Operations like transpose, reshape and squeeze only move the elements to other locations. The number of elements would not change after these operations. The back propagation of a movement is another movement, and more specifically, its inverse operation.

transpose¶

The inverse operation of transpose is transpose.

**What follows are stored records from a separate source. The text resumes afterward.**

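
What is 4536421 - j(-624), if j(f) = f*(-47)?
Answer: 4507093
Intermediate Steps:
j(f) = -47*f
4536421 - j(-624) = 4536421 - (-47)*(-624) = 4536421 - 1*29328 = 4536421 - 29328 = 4507093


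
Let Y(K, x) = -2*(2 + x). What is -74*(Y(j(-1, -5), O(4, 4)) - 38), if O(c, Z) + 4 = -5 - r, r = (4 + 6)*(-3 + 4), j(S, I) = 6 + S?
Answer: 296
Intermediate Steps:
r = 10 (r = 10*1 = 10)
O(c, Z) = -19 (O(c, Z) = -4 + (-5 - 1*10) = -4 + (-5 - 10) = -4 - 15 = -19)
Y(K, x) = -4 - 2*x
-74*(Y(j(-1, -5), O(4, 4)) - 38) = -74*((-4 - 2*(-19)) - 38) = -74*((-4 + 38) - 38) = -74*(34 - 38) = -74*(-4) = 296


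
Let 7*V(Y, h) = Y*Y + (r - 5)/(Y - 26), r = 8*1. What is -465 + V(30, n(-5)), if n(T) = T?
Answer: -9417/28 ≈ -336.32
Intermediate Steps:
r = 8
V(Y, h) = Y**2/7 + 3/(7*(-26 + Y)) (V(Y, h) = (Y*Y + (8 - 5)/(Y - 26))/7 = (Y**2 + 3/(-26 + Y))/7 = Y**2/7 + 3/(7*(-26 + Y)))
-465 + V(30, n(-5)) = -465 + (3 + 30**3 - 26*30**2)/(7*(-26 + 30)) = -465 + (1/7)*(3 + 27000 - 26*900)/4 = -465 + (1/7)*(1/4)*(3 + 27000 - 23400) = -465 + (1/7)*(1/4)*3603 = -465 + 3603/28 = -9417/28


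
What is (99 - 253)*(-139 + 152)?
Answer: -2002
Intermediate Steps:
(99 - 253)*(-139 + 152) = -154*13 = -2002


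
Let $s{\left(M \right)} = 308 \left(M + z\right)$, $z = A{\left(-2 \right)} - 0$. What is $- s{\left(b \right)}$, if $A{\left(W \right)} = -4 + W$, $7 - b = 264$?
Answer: $81004$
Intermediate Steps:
$b = -257$ ($b = 7 - 264 = -257$)
$z = -6$ ($z = \left(-4 - 2\right) - 0 = -6 + 0 = -6$)
$s{\left(M \right)} = -1848 + 308 M$ ($s{\left(M \right)} = 308 \left(M - 6\right) = 308 \left(-6 + M\right) = -1848 + 308 M$)
$- s{\left(b \right)} = - (-1848 + 308 \left(-257\right)) = - (-1848 - 79156) = \left(-1\right) \left(-81004\right) = 81004$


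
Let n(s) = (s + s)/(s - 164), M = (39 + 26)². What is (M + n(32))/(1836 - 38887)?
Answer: -139409/1222683 ≈ -0.11402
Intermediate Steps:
M = 4225 (M = 65² = 4225)
n(s) = 2*s/(-164 + s) (n(s) = (2*s)/(-164 + s) = 2*s/(-164 + s))
(M + n(32))/(1836 - 38887) = (4225 + 2*32/(-164 + 32))/(1836 - 38887) = (4225 + 2*32/(-132))/(-37051) = (4225 + 2*32*(-1/132))*(-1/37051) = (4225 - 16/33)*(-1/37051) = (139409/33)*(-1/37051) = -139409/1222683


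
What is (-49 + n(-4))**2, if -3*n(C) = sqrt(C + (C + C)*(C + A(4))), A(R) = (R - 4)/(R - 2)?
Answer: 21637/9 + 196*sqrt(7)/3 ≈ 2577.0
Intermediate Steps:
A(R) = (-4 + R)/(-2 + R)
n(C) = -sqrt(C + 2*C**2)/3 (n(C) = -sqrt(C + (C + C)*(C + (-4 + 4)/(-2 + 4)))/3 = -sqrt(C + (2*C)*(C + 0/2))/3 = -sqrt(C + (2*C)*(C + (1/2)*0))/3 = -sqrt(C + (2*C)*(C + 0))/3 = -sqrt(C + (2*C)*C)/3 = -sqrt(C + 2*C**2)/3)
(-49 + n(-4))**2 = (-49 - 2*sqrt(7)/3)**2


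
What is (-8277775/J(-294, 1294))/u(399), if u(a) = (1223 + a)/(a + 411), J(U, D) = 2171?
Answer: -3352498875/1760681 ≈ -1904.1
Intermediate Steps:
u(a) = (1223 + a)/(411 + a)
(-8277775/J(-294, 1294))/u(399) = (-8277775/2171)/(((1223 + 399)/(411 + 399))) = (-8277775*1/2171)/((1622/810)) = -8277775/(2171*((1/810)*1622)) = -8277775/(2171*811/405) = -8277775/2171*405/811 = -3352498875/1760681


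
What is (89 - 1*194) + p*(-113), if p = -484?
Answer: 54587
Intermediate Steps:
(89 - 1*194) + p*(-113) = (89 - 1*194) - 484*(-113) = (89 - 194) + 54692 = -105 + 54692 = 54587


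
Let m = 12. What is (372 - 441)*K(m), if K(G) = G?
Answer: -828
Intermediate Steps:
(372 - 441)*K(m) = (372 - 441)*12 = -69*12 = -828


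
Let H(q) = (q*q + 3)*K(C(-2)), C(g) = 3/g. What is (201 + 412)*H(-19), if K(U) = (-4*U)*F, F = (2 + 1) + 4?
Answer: 9371544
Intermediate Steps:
F = 7 (F = 3 + 4 = 7)
K(U) = -28*U (K(U) = -4*U*7 = -28*U)
H(q) = 126 + 42*q² (H(q) = (q*q + 3)*(-84/(-2)) = (q² + 3)*(-84*(-1)/2) = (3 + q²)*(-28*(-3/2)) = (3 + q²)*42 = 126 + 42*q²)
(201 + 412)*H(-19) = (201 + 412)*(126 + 42*(-19)²) = 613*(126 + 42*361) = 613*(126 + 15162) = 613*15288 = 9371544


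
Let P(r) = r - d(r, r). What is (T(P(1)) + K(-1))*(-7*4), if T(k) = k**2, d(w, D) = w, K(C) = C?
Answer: 28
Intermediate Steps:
P(r) = 0 (P(r) = r - r = 0)
(T(P(1)) + K(-1))*(-7*4) = (0**2 - 1)*(-7*4) = (0 - 1)*(-28) = -1*(-28) = 28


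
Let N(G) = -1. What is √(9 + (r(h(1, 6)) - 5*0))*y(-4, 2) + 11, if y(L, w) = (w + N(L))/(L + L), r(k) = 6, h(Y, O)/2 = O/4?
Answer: 11 - √15/8 ≈ 10.516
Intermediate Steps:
h(Y, O) = O/2 (h(Y, O) = 2*(O/4) = O/2)
y(L, w) = (-1 + w)/(2*L) (y(L, w) = (w - 1)/(L + L) = (-1 + w)/((2*L)) = (-1 + w)*(1/(2*L)) = (-1 + w)/(2*L))
√(9 + (r(h(1, 6)) - 5*0))*y(-4, 2) + 11 = √(9 + (6 - 5*0))*((½)*(-1 + 2)/(-4)) + 11 = √(9 + (6 + 0))*((½)*(-¼)*1) + 11 = √(9 + 6)*(-⅛) + 11 = √15*(-⅛) + 11 = -√15/8 + 11 = 11 - √15/8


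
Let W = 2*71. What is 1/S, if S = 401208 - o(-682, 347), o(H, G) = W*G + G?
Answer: 1/351587 ≈ 2.8442e-6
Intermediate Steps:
W = 142
o(H, G) = 143*G (o(H, G) = 142*G + G = 143*G)
S = 351587 (S = 401208 - 143*347 = 401208 - 1*49621 = 401208 - 49621 = 351587)
1/S = 1/351587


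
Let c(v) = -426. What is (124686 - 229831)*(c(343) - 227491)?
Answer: 23964332965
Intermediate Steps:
(124686 - 229831)*(c(343) - 227491) = (124686 - 229831)*(-426 - 227491) = -105145*(-227917) = 23964332965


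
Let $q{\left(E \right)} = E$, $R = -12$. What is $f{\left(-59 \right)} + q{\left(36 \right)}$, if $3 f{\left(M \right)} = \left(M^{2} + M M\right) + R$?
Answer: $\frac{7058}{3} \approx 2352.7$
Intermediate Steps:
$f{\left(M \right)} = -4 + \frac{2 M^{2}}{3}$ ($f{\left(M \right)} = \frac{\left(M^{2} + M M\right) - 12}{3} = \frac{\left(M^{2} + M^{2}\right) - 12}{3} = \frac{2 M^{2} - 12}{3} = \frac{-12 + 2 M^{2}}{3} = -4 + \frac{2 M^{2}}{3}$)
$f{\left(-59 \right)} + q{\left(36 \right)} = \left(-4 + \frac{2 \left(-59\right)^{2}}{3}\right) + 36 = \left(-4 + \frac{2}{3} \cdot 3481\right) + 36 = \left(-4 + \frac{6962}{3}\right) + 36 = \frac{6950}{3} + 36 = \frac{7058}{3}$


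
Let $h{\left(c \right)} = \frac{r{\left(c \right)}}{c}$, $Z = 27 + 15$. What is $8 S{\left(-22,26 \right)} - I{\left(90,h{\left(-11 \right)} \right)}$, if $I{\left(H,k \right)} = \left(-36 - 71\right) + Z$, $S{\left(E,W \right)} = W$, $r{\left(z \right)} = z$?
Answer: $273$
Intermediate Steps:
$Z = 42$
$h{\left(c \right)} = 1$ ($h{\left(c \right)} = \frac{c}{c} = 1$)
$I{\left(H,k \right)} = -65$ ($I{\left(H,k \right)} = \left(-36 - 71\right) + 42 = -107 + 42 = -65$)
$8 S{\left(-22,26 \right)} - I{\left(90,h{\left(-11 \right)} \right)} = 8 \cdot 26 - -65 = 208 + 65 = 273$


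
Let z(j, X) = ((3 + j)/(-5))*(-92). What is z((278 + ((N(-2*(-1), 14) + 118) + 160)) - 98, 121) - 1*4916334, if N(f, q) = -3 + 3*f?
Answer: -24538982/5 ≈ -4.9078e+6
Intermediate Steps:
z(j, X) = 276/5 + 92*j/5 (z(j, X) = ((3 + j)*(-1/5))*(-92) = (-3/5 - j/5)*(-92) = 276/5 + 92*j/5)
z((278 + ((N(-2*(-1), 14) + 118) + 160)) - 98, 121) - 1*4916334 = (276/5 + 92*((278 + (((-3 + 3*(-2*(-1))) + 118) + 160)) - 98)/5) - 1*4916334 = (276/5 + 92*((278 + (((-3 + 3*2) + 118) + 160)) - 98)/5) - 4916334 = (276/5 + 92*((278 + (((-3 + 6) + 118) + 160)) - 98)/5) - 4916334 = (276/5 + 92*((278 + ((3 + 118) + 160)) - 98)/5) - 4916334 = (276/5 + 92*((278 + (121 + 160)) - 98)/5) - 4916334 = (276/5 + 92*((278 + 281) - 98)/5) - 4916334 = (276/5 + 92*(559 - 98)/5) - 4916334 = (276/5 + (92/5)*461) - 4916334 = (276/5 + 42412/5) - 4916334 = 42688/5 - 4916334 = -24538982/5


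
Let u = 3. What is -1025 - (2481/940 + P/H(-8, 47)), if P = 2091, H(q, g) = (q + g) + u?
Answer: -7089457/6580 ≈ -1077.4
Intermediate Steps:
H(q, g) = 3 + g + q (H(q, g) = (q + g) + 3 = (g + q) + 3 = 3 + g + q)
-1025 - (2481/940 + P/H(-8, 47)) = -1025 - (2481/940 + 2091/(3 + 47 - 8)) = -1025 - (2481*(1/940) + 2091/42) = -1025 - (2481/940 + 2091*(1/42)) = -1025 - (2481/940 + 697/14) = -1025 - 1*344957/6580 = -1025 - 344957/6580 = -7089457/6580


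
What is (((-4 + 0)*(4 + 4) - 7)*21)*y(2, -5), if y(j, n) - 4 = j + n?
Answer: -819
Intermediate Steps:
y(j, n) = 4 + j + n (y(j, n) = 4 + (j + n) = 4 + j + n)
(((-4 + 0)*(4 + 4) - 7)*21)*y(2, -5) = (((-4 + 0)*(4 + 4) - 7)*21)*(4 + 2 - 5) = ((-4*8 - 7)*21)*1 = ((-32 - 7)*21)*1 = -39*21*1 = -819*1 = -819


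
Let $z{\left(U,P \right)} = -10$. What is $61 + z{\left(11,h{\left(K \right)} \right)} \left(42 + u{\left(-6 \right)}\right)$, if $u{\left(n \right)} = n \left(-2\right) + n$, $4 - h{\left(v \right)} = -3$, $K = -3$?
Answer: $-419$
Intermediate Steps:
$h{\left(v \right)} = 7$ ($h{\left(v \right)} = 4 - -3 = 4 + 3 = 7$)
$u{\left(n \right)} = - n$ ($u{\left(n \right)} = - 2 n + n = - n$)
$61 + z{\left(11,h{\left(K \right)} \right)} \left(42 + u{\left(-6 \right)}\right) = 61 - 10 \left(42 - -6\right) = 61 - 10 \left(42 + 6\right) = 61 - 480 = -419$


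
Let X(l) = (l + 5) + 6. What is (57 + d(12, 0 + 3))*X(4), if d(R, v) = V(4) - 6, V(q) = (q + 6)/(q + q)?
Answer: 3135/4 ≈ 783.75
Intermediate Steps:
X(l) = 11 + l (X(l) = (5 + l) + 6 = 11 + l)
V(q) = (6 + q)/(2*q) (V(q) = (6 + q)/((2*q)) = (6 + q)*(1/(2*q)) = (6 + q)/(2*q))
d(R, v) = -19/4 (d(R, v) = (½)*(6 + 4)/4 - 6 = (½)*(¼)*10 - 6 = 5/4 - 6 = -19/4)
(57 + d(12, 0 + 3))*X(4) = (57 - 19/4)*(11 + 4) = (209/4)*15 = 3135/4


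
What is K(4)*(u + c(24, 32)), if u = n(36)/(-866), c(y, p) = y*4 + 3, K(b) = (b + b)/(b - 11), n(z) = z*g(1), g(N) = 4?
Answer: -342360/3031 ≈ -112.95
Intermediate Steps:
n(z) = 4*z (n(z) = z*4 = 4*z)
K(b) = 2*b/(-11 + b) (K(b) = (2*b)/(-11 + b) = 2*b/(-11 + b))
c(y, p) = 3 + 4*y (c(y, p) = 4*y + 3 = 3 + 4*y)
u = -72/433 (u = (4*36)/(-866) = 144*(-1/866) = -72/433 ≈ -0.16628)
K(4)*(u + c(24, 32)) = (2*4/(-11 + 4))*(-72/433 + (3 + 4*24)) = (2*4/(-7))*(-72/433 + (3 + 96)) = (2*4*(-⅐))*(-72/433 + 99) = -8/7*42795/433 = -342360/3031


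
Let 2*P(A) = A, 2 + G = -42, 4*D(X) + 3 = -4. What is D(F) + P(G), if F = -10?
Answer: -95/4 ≈ -23.750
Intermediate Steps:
D(X) = -7/4 (D(X) = -¾ + (¼)*(-4) = -¾ - 1 = -7/4)
G = -44 (G = -2 - 42 = -44)
P(A) = A/2
D(F) + P(G) = -7/4 + (½)*(-44) = -7/4 - 22 = -95/4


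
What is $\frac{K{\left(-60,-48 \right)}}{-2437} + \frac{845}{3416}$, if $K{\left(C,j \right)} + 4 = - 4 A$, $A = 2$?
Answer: $\frac{2100257}{8324792} \approx 0.25229$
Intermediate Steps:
$K{\left(C,j \right)} = -12$ ($K{\left(C,j \right)} = -4 - 8 = -12$)
$\frac{K{\left(-60,-48 \right)}}{-2437} + \frac{845}{3416} = - \frac{12}{-2437} + \frac{845}{3416} = \left(-12\right) \left(- \frac{1}{2437}\right) + 845 \cdot \frac{1}{3416} = \frac{12}{2437} + \frac{845}{3416} = \frac{2100257}{8324792}$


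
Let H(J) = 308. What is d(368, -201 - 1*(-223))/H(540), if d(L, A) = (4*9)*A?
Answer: 18/7 ≈ 2.5714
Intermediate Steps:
d(L, A) = 36*A
d(368, -201 - 1*(-223))/H(540) = (36*(-201 - 1*(-223)))/308 = (36*(-201 + 223))*(1/308) = (36*22)*(1/308) = 792*(1/308) = 18/7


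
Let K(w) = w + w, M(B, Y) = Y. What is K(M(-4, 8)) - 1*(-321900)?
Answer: 321916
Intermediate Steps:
K(w) = 2*w
K(M(-4, 8)) - 1*(-321900) = 2*8 - 1*(-321900) = 16 + 321900 = 321916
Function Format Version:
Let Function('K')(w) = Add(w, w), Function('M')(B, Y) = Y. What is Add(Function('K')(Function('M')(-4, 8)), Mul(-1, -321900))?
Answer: 321916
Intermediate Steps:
Function('K')(w) = Mul(2, w)
Add(Function('K')(Function('M')(-4, 8)), Mul(-1, -321900)) = Add(Mul(2, 8), Mul(-1, -321900)) = Add(16, 321900) = 321916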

class auto_diff.OpTranspose(x: auto_diff.op.operation.Operation, axes: Optional[Sequence[int]] = None, **kwargs)[source]¶

Bases: auto_diff.op.operation.Operation

Transpose the tensor.

Basic operation without axes:

\[Y = X^T\]

Partial derivative of a single element:

\[\begin{split}\begin{array}{rcl} \displaystyle \frac{\partial L}{\partial x_{ij}} &=& \displaystyle \sum_{i,j} \frac{\partial L}{\partial y_{ij}} \cdot \frac{\partial y_{ij}}{\partial x_{ij}} \\ &=& \displaystyle \frac{\partial L}{\partial y_{ji}} \cdot \frac{\partial y_{ji}}{\partial x_{ij}} \\ &=& \displaystyle \frac{\partial L}{\partial y_{ji}} \cdot \frac{\partial x_{ij}}{\partial x_{ij}} \\ &=& \displaystyle \frac{\partial L}{\partial y_{ji}} \\ \end{array}\end{split}\]

Matrix derivative:

\[\frac{\partial L}{\partial X} = \left ( \frac{\partial L}{\partial Y} \right )^T\]

Generally, axes should be a permutation of the dimensions, suppose there is a function \(f\) that maps from \((0, 1, \dots, k)\) to the new permutation, then this transpose operation would be:

\[y_{i_1, i_2, \dots, i_k} = x_{f(i_1), f(i_2), \dots, f(i_k)}\]

The partial derivative of \(x_{i_1, i_2, \dots, i_k}\) is 1 only with \(y_{f(i_1)^{-1}, f(i_2)^{-1}, \dots, f(i_k)^{-1}}\). Therefore the derivative should be another transpose operation with inverse mapping function \(f^{-1}\).

__init__(x: auto_diff.op.operation.Operation, axes: Optional[Sequence[int]] = None, **kwargs)[source]¶

Parameters:	x – Input operation. axes – A permutation of dimensions. The dimensions will be reversed if it is None. kwargs – Arguments for parent.